If the flamboyant Rock and Roll Hall of Fame and Museum is Manhattan, photographer Chuck Gentile is Brooklyn.
Even as he approaches middle age, one can detect in him the fast-talking kid who might once have convinced half his neighbors to buy his special blend of lemonade for two bucks a glass, simply by wearing them down with his staccato chatter.
His photo studio, which he shares with another photographer in a low-rise, mostly residential neighborhood straddling Cleveland and Lakewood, is a study in contrasts. Plain as can be on the outside, inside it's outfitted to the teeth with the tools of his trade, from sophisticated $1,000 lighting units to a small library on photography.
"This isn't a walk-in business," he says of commercial photography, and he prefers that the nondescript veneer betray no hint of what goes on inside. "It's need-to-know."
The 39-year-old has been in training for his trade much of his life.

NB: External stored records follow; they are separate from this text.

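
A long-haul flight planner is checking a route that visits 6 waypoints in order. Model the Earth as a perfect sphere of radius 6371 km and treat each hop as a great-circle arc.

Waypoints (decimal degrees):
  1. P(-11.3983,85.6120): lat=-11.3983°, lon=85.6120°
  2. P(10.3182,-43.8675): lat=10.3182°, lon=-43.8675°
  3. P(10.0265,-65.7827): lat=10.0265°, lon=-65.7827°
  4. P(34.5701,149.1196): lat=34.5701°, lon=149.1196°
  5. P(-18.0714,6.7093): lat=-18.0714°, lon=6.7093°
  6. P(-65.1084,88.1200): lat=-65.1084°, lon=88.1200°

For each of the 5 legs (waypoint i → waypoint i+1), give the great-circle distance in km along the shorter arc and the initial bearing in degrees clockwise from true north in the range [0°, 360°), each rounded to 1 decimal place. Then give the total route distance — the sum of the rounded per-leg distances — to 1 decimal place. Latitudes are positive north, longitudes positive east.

Leg 1: φ1=-0.1989379, φ2=0.1800866, Δφ=0.3790244, Δλ=-2.2598436 rad; a=sin²(Δφ/2)+cosφ1·cosφ2·sin²(Δλ/2)=0.8242905271; c=2·atan2(√a, √(1-a))=2.276515055; dist=6371·c=14503.677 ≈ 14503.7 km; running total=14503.7 km
Leg 1 bearing: y=sinΔλ·cosφ2=-0.75936987, x=cosφ1·sinφ2-sinφ1·cosφ2·cosΔλ=0.05196163; θ=atan2(y, x)=-86.0855° <0 so +360° → 273.9145° ≈ 273.9°
Leg 2: φ1=0.1800866, φ2=0.1749954, Δφ=-0.0050911, Δλ=-0.3824924 rad; a=sin²(Δφ/2)+cosφ1·cosφ2·sin²(Δλ/2)=0.0350106364; c=2·atan2(√a, √(1-a))=0.376441354; dist=6371·c=2398.308 ≈ 2398.3 km; running total=16902.0 km
Leg 2 bearing: y=sinΔλ·cosφ2=-0.36753364, x=cosφ1·sinφ2-sinφ1·cosφ2·cosΔλ=0.00765454; θ=atan2(y, x)=-88.8069° <0 so +360° → 271.1931° ≈ 271.2°
Leg 3: φ1=0.1749954, φ2=0.6033621, Δφ=0.4283666, Δλ=3.7507527 rad; a=sin²(Δφ/2)+cosφ1·cosφ2·sin²(Δλ/2)=0.7831090267; c=2·atan2(√a, √(1-a))=2.172706594; dist=6371·c=13842.314 ≈ 13842.3 km; running total=30744.3 km
Leg 3 bearing: y=sinΔλ·cosφ2=-0.47115067, x=cosφ1·sinφ2-sinφ1·cosφ2·cosΔλ=0.67632401; θ=atan2(y, x)=-34.8624° <0 so +360° → 325.1376° ≈ 325.1°
Leg 4: φ1=0.6033621, φ2=-0.3154054, Δφ=-0.9187675, Δλ=-2.4855286 rad; a=sin²(Δφ/2)+cosφ1·cosφ2·sin²(Δλ/2)=0.8981568085; c=2·atan2(√a, √(1-a))=2.491972497; dist=6371·c=15876.357 ≈ 15876.4 km; running total=46620.7 km
Leg 4 bearing: y=sinΔλ·cosφ2=-0.57991171, x=cosφ1·sinφ2-sinφ1·cosφ2·cosΔλ=0.17200881; θ=atan2(y, x)=-73.4790° <0 so +360° → 286.5210° ≈ 286.5°
Leg 5: φ1=-0.3154054, φ2=-1.1363560, Δφ=-0.8209505, Δλ=1.4208848 rad; a=sin²(Δφ/2)+cosφ1·cosφ2·sin²(Δλ/2)=0.3294264354; c=2·atan2(√a, √(1-a))=1.222659362; dist=6371·c=7789.563 ≈ 7789.6 km; running total=54410.3 km
Leg 5 bearing: y=sinΔλ·cosφ2=0.41618210, x=cosφ1·sinφ2-sinφ1·cosφ2·cosΔλ=-0.84285888; θ=atan2(y, x)=153.7210° ≈ 153.7°

Leg 1: dist=14503.7 km, bearing=273.9°
Leg 2: dist=2398.3 km, bearing=271.2°
Leg 3: dist=13842.3 km, bearing=325.1°
Leg 4: dist=15876.4 km, bearing=286.5°
Leg 5: dist=7789.6 km, bearing=153.7°
Total: 54410.3 km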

Even as a school boy in North Olmsted, where he still lives, Gentile recalls being deeply impressed by a visiting photographer for the now-defunct Cleveland Press. While in high school, he walked in off the streets and landed photo assignments for the same newspaper. He later spent a couple of years attending Ohio State University, but finished at the Ohio Institute of Photography in Kettering.
Ironically, about five years ago, he produced a poster for Cleveland Tomorrow, the group of leaders of the 50 largest institutions in Cleveland. It depicted a "Ziggy" cartoon superimposed on his skyline shot of Cleveland, and resulted from a collaboration with "Ziggy" creator Tom Wilson, whom he calls a "buddy" from his days at American Greetings.

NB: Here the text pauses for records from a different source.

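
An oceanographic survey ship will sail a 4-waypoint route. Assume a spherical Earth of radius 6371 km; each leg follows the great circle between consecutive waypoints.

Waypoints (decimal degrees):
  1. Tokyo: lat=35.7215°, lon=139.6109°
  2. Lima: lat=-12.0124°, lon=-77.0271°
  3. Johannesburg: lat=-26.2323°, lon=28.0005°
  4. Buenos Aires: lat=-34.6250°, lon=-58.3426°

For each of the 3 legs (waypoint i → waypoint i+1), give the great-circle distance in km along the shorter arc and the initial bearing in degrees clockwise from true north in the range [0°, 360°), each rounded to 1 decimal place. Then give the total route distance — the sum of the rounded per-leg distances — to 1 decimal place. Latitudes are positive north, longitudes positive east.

Leg 1: φ1=0.6234578, φ2=-0.2096559, Δφ=-0.8331137, Δλ=-3.7810464 rad; a=sin²(Δφ/2)+cosφ1·cosφ2·sin²(Δλ/2)=0.8793522815; c=2·atan2(√a, √(1-a))=2.432118542; dist=6371·c=15495.027 ≈ 15495.0 km; running total=15495.0 km
Leg 1 bearing: y=sinΔλ·cosφ2=0.58368975, x=cosφ1·sinφ2-sinφ1·cosφ2·cosΔλ=0.28926400; θ=atan2(y, x)=63.6380° ≈ 63.6°
Leg 2: φ1=-0.2096559, φ2=-0.4578400, Δφ=-0.2481841, Δλ=1.8330774 rad; a=sin²(Δφ/2)+cosφ1·cosφ2·sin²(Δλ/2)=0.5677472941; c=2·atan2(√a, √(1-a))=1.706708964; dist=6371·c=10873.443 ≈ 10873.4 km; running total=26368.4 km
Leg 2 bearing: y=sinΔλ·cosφ2=0.86633254, x=cosφ1·sinφ2-sinφ1·cosφ2·cosΔλ=-0.48073812; θ=atan2(y, x)=119.0264° ≈ 119.0°
Leg 3: φ1=-0.4578400, φ2=-0.6043203, Δφ=-0.1464802, Δλ=-1.5069714 rad; a=sin²(Δφ/2)+cosφ1·cosφ2·sin²(Δλ/2)=0.3508840320; c=2·atan2(√a, √(1-a))=1.267956569; dist=6371·c=8078.151 ≈ 8078.2 km; running total=34446.6 km
Leg 3 bearing: y=sinΔλ·cosφ2=-0.82121302, x=cosφ1·sinφ2-sinφ1·cosφ2·cosΔλ=-0.48648421; θ=atan2(y, x)=-120.6424° <0 so +360° → 239.3576° ≈ 239.4°

Leg 1: dist=15495.0 km, bearing=63.6°
Leg 2: dist=10873.4 km, bearing=119.0°
Leg 3: dist=8078.2 km, bearing=239.4°
Total: 34446.6 km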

His fight against the Rock Hall has become something of a rallying point among the creative community, especially in the photography trade. The American Society of Media Photographers, the trade group which has supported him throughout the case, is even using it as a recruiting tool. A full-page ad ASMP ran in a glossy photographers' magazine in September quotes Gentile as saying, "I knew this was a case that could affect every photographer in a big way, but the truth is I couldn't pay lawyers to fight it. That's where ASMP came in."
It goes on to say that "while Chuck Gentile has won a major battle in his trademark suit with the Rock and Roll Hall of Fame, the war is not over. ASMP is going to be with him until it is."
He notes in that ad, as he has throughout the case, that he took his now-famous photograph from a public sidewalk. He even claims to have received assistance from a Rock Hall security guard to help him move some pylons out of the range of his viewfinder. And if one looks closely at the finished poster, you can see the tiny figure of a guard standing unobtrusively against a marble slab which bears the name of the museum.
"I told him, 'don't move, you'll mess up my shot.'"
He never could have imagined, of course, the kind of mess in which the photo would eventually embroil him.